The Impacts of Heather and Grassland Burning in the Uplands: Creating Sustainable Strategies


Gareth Clay, University of Durham

Link to project: Sustainable Uplands: Learning to Manage Future Change


The majority of UK uplands are grazed and are rotationally burnt to maintain levels of heather and grass for grazing and grouse management. In doing so, they preserve a landscape style of high amenity and resource value. However, the majority of upland habitats are considered unfavourable and declining due to overgrazing and/or burning. Furthermore, burn regimes have been related to increasing losses of sediment and water colour which threatens water resources in uplands and terrestrial carbon storage in these environments. A recent English Nature review (Tucker 2003) identified both significant research requirements, but also that the effort required to meet these requirements is not practical because it would take a number of years to produce results (20-25 years). Thus, it seems unlikely that science-based management decisions will be possible with regard to upland management. However, as part of the Moor House National Nature Reserve, plots have been set aside to test the effects of moorland management. The Hard Hill plots have been run over several burn cycles and include plots with/without burning and grazing, with burn cycles of 10 and 20 years in a complete factorial design. These plots allow us to piggyback on years of well-recorded management to develop well-founded science that in turn can be used to inform sustainable strategies in conjunction with the competing and complimentary pressures upon the use and management of the uplands. Specifically, the project will answer the following:

i) How do stakeholders perceive burning and does this management practice match with how users of this landscape would like the land to be used in the future? What do stakeholders think will affect the future?

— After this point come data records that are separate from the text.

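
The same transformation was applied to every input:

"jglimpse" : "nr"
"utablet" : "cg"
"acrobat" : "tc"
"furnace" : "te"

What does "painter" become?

Looking at the pairs, the operation is to shift every letter 2 places forward in the alphabet (wrapping around), then keep one character in every 3, starting at position 3 (positions 3rd, 6th, 9th, ...).
"painter" → "rckpvgt" → "kg".
(Check on "acrobat": → "cetqdcv" → "tc" ✓)

kg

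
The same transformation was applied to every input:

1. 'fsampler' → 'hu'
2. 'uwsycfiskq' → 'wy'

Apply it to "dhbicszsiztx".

fj

The pattern: shift every letter 2 places forward in the alphabet (wrapping around), then keep only the first 2 characters.
"dhbicszsiztx" → "fjdkeubukbvz" → "fj".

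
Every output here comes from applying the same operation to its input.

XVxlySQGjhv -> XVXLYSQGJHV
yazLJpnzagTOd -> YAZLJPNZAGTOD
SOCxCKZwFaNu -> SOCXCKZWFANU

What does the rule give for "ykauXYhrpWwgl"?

What's happening: convert every letter to uppercase.
Doing the same to "ykauXYhrpWwgl": "YKAUXYHRPWWGL".

YKAUXYHRPWWGL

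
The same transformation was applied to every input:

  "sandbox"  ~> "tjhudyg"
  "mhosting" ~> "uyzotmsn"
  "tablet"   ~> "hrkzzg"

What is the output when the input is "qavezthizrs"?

bkfznofxywg

The pattern: move the first 2 characters to the end (rotate left by 2), then shift every letter 6 places forward in the alphabet (wrapping around).
Starting from "qavezthizrs": after the first operation, "vezthizrsqa"; after the second, "bkfznofxywg".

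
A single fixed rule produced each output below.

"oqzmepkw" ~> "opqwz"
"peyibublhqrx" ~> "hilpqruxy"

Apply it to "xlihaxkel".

The pattern: sort the characters into alphabetical order, then delete the first 3 characters.
So "xlihaxkel" becomes "ikllxx".

ikllxx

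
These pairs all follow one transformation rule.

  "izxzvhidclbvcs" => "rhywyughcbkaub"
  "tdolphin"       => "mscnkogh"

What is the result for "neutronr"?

The transformation: shift every letter 1 place backward in the alphabet (wrapping around), then move the last character to the front.
For "neutronr", step one produces "mdtsqnmq"; step two turns that into "qmdtsqnm".

qmdtsqnm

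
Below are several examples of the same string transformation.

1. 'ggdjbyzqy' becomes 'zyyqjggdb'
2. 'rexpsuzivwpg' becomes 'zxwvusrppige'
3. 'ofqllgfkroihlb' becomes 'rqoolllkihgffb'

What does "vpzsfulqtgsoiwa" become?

In each case the input is transformed by: sort the characters into reverse alphabetical order.
So "vpzsfulqtgsoiwa" becomes "zwvutssqpoligfa".

zwvutssqpoligfa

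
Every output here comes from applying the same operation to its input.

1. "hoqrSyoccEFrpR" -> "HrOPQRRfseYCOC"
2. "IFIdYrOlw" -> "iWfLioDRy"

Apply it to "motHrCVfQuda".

MAODTUhqRFcv

The pattern: flip the case of every letter, then take characters alternately from the front and the back (1st, last, 2nd, 2nd-last, ...).
On "motHrCVfQuda": the first step gives "MOThRcvFqUDA", and the second then gives "MAODTUhqRFcv".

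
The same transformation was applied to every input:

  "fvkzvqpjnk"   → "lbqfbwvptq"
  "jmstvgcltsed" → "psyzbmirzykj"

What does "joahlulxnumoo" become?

The rule is to shift every letter 6 places forward in the alphabet (wrapping around).
"joahlulxnumoo" → "pugnrardtasuu".

pugnrardtasuu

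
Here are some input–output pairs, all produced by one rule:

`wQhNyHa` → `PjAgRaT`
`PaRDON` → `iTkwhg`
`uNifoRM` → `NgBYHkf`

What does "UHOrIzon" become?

Rule — shift every letter 7 places backward in the alphabet (wrapping around), then flip the case of every letter.
For "UHOrIzon", step one produces "NAHkBshg"; step two turns that into "nahKbSHG".
(Check on "PaRDON": → "ItKWHG" → "iTkwhg" ✓)

nahKbSHG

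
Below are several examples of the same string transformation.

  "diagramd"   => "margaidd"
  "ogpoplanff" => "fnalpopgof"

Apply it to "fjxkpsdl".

dspkxjfl

What's happening: reverse the string, then move the first character to the end.
On "fjxkpsdl": the first step gives "ldspkxjf", and the second then gives "dspkxjfl".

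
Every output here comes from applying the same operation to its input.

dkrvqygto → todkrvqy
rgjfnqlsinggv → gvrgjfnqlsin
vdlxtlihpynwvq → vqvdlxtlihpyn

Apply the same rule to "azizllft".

ftazizl

Rule — move the last 2 characters to the front (rotate right by 2), then delete the last character.
Applying both steps to "azizllft": "ftazizll", then "ftazizl".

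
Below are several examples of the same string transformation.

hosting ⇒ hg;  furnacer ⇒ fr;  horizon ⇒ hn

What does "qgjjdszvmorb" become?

qb

Each output is the input with this applied: take characters alternately from the front and the back (1st, last, 2nd, 2nd-last, ...), then keep only the first 2 characters.
Applying both steps to "qgjjdszvmorb": "qbgrjojmdvsz", then "qb".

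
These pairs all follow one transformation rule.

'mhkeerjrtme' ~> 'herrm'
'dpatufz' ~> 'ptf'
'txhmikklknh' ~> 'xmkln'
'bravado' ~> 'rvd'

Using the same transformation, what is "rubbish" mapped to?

ubs

Looking at the pairs, the operation is to keep every other character starting from the second (positions 2nd, 4th, 6th, ...).
On "rubbish" that produces "ubs".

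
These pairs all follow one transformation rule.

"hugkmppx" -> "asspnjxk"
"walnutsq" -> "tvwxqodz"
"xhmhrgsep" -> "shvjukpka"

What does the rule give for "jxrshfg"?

jikvuam

What's happening: shift every letter 3 places forward in the alphabet (wrapping around), then reverse the string.
Starting from "jxrshfg": after the first operation, "mauvkij"; after the second, "jikvuam".
(Check on "hugkmppx": → "kxjnpssa" → "asspnjxk" ✓)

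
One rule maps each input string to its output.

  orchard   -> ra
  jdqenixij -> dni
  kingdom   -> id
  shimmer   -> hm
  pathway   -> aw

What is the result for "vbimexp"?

Rule — keep one character in every 3, starting at position 2 (positions 2nd, 5th, 8th, ...).
Doing the same to "vbimexp": "be".

be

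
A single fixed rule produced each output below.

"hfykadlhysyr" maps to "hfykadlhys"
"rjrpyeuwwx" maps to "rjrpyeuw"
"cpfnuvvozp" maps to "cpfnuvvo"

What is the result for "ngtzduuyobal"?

Each output is the input with this applied: delete the last 2 characters.
On "ngtzduuyobal" that produces "ngtzduuyob".

ngtzduuyob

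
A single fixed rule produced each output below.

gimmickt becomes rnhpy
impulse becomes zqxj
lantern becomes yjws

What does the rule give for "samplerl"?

The rule is to delete the first 3 characters, then shift every letter 5 places forward in the alphabet (wrapping around).
"samplerl" → "plerl" → "uqjwq".

uqjwq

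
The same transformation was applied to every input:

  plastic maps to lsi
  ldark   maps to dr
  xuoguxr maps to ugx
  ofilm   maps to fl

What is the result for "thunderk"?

The pattern: keep every other character starting from the second (positions 2nd, 4th, 6th, ...).
For "thunderk" the result is "hnek".

hnek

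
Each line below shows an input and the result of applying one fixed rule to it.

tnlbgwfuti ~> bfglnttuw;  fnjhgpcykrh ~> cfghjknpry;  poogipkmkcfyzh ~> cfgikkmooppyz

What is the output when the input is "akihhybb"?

In each case the input is transformed by: delete the last character, then sort the characters into alphabetical order.
On "akihhybb": the first step gives "akihhyb", and the second then gives "abhhiky".

abhhiky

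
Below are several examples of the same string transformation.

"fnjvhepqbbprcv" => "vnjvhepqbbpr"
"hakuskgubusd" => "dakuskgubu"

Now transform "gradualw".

In each case the input is transformed by: swap the first and last characters, then delete the last 2 characters.
Doing the same to "gradualw": "wradua".

wradua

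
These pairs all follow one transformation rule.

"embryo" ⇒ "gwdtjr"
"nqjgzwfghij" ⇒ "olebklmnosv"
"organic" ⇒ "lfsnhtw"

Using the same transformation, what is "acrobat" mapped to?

wtgfyfh

The pattern: shift every letter 5 places forward in the alphabet (wrapping around), then move the first 2 characters to the end (rotate left by 2).
Applying that to "acrobat" gives "wtgfyfh".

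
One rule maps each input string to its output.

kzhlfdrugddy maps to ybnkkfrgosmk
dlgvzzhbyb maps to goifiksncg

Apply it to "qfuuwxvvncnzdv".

cujugkcxmbbdec

Each output is the input with this applied: swap the front and back halves of the string, then shift every letter 7 places forward in the alphabet (wrapping around).
Applying both steps to "qfuuwxvvncnzdv": "vncnzdvqfuuwxv", then "cujugkcxmbbdec".
(Check on "kzhlfdrugddy": → "rugddykzhlfd" → "ybnkkfrgosmk" ✓)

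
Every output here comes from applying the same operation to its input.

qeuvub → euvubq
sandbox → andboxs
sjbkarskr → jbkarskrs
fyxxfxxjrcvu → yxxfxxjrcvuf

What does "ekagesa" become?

kagesae

Looking at the pairs, the operation is to move the first character to the end.
On "ekagesa" that produces "kagesae".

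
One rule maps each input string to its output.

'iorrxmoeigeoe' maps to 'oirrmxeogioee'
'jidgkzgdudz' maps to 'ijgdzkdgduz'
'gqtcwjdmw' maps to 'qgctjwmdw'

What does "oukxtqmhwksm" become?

Rule — swap each adjacent pair of characters (1↔2, 3↔4, ...).
So "oukxtqmhwksm" becomes "uoxkqthmkwms".

uoxkqthmkwms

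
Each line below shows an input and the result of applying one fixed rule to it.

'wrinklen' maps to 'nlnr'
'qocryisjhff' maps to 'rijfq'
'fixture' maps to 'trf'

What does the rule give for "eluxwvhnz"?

The transformation: move the first 2 characters to the end (rotate left by 2), then keep every other character starting from the second (positions 2nd, 4th, 6th, ...).
So "eluxwvhnz" becomes "xvne".

xvne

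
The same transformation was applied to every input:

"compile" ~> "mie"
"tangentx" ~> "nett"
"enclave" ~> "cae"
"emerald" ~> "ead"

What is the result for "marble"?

rlm

In each case the input is transformed by: move the first character to the end, then keep every other character starting from the second (positions 2nd, 4th, 6th, ...).
Starting from "marble": after the first operation, "arblem"; after the second, "rlm".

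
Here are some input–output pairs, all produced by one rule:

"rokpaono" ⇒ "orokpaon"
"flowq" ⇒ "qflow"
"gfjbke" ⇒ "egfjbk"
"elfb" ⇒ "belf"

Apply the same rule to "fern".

Rule — move the last character to the front.
On "fern" that produces "nfer".

nfer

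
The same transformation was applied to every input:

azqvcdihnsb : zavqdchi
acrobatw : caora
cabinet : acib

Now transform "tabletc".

atlb

Looking at the pairs, the operation is to swap each adjacent pair of characters (1↔2, 3↔4, ...), then delete the last 3 characters.
Applying that to "tabletc" gives "atlb".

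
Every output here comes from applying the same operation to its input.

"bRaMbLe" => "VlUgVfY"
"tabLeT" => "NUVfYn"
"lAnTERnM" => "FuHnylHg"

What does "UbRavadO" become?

Rule — shift every letter 6 places backward in the alphabet (wrapping around), then flip the case of every letter.
For "UbRavadO", step one produces "OvLupuxI"; step two turns that into "oVlUPUXi".
(Check on "bRaMbLe": → "vLuGvFy" → "VlUgVfY" ✓)

oVlUPUXi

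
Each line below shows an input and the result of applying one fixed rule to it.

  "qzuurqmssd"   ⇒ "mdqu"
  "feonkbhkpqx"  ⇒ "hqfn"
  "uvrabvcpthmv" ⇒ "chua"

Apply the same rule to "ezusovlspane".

Rule — keep one character in every 3, starting at position 1 (positions 1st, 4th, 7th, ...), then swap the front and back halves of the string.
Working it through for "ezusovlspane": intermediate "esla", final "laes".

laes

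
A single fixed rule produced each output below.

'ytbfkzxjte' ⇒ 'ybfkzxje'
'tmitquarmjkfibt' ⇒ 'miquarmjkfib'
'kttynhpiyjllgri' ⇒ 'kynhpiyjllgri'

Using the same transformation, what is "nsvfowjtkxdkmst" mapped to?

Looking at the pairs, the operation is to remove every "t".
Doing the same to "nsvfowjtkxdkmst": "nsvfowjkxdkms".

nsvfowjkxdkms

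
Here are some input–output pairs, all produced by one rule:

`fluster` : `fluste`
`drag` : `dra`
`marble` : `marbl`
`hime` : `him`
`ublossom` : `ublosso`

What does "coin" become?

Rule — delete the last character.
So "coin" becomes "coi".

coi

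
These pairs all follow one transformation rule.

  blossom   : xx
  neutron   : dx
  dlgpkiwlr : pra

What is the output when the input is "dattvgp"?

cp

Each output is the input with this applied: keep one character in every 3, starting at position 3 (positions 3rd, 6th, 9th, ...), then shift every letter 9 places forward in the alphabet (wrapping around).
"dattvgp" → "tg" → "cp".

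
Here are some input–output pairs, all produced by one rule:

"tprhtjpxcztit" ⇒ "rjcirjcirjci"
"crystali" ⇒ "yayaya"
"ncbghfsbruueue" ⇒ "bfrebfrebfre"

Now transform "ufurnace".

The rule is to keep one character in every 3, starting at position 3 (positions 3rd, 6th, 9th, ...), then write the whole string 3 times in a row.
Applying both steps to "ufurnace": "ua", then "uauaua".

uauaua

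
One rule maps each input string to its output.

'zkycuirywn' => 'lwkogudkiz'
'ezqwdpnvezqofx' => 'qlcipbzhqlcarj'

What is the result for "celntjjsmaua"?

Rule — shift every letter 12 places forward in the alphabet (wrapping around).
For "celntjjsmaua" the result is "oqxzfvveymgm".

oqxzfvveymgm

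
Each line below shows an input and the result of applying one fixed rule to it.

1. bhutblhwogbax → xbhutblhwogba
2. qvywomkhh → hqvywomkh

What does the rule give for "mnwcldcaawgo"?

omnwcldcaawg

What's happening: move the last character to the front.
So "mnwcldcaawgo" becomes "omnwcldcaawg".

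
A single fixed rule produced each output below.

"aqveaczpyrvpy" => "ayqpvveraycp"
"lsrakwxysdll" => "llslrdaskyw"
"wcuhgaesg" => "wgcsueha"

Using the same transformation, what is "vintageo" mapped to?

voiengt

The transformation: take characters alternately from the front and the back (1st, last, 2nd, 2nd-last, ...), then delete the last character.
On "vintageo": the first step gives "voiengta", and the second then gives "voiengt".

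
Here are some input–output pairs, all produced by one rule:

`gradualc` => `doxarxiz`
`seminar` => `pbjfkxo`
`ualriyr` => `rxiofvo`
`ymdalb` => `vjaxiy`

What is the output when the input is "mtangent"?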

ii) Does the nature and intensity of present burning and grazing regimes have a significant environmental impact upon: flora/fauna, water quality/quantity, carbon storage and sediment production?

iii) Using the enhanced understanding of biophysical relations (question ii) with a thorough assessment of stakeholder visions (question i): What are the consequences of using the stakeholder visions as the basis of management plans, and how might these plans be affected by external factors such as policy reform?

iv) Given the above can we develop strategies, indicators and incentives to improve upland management?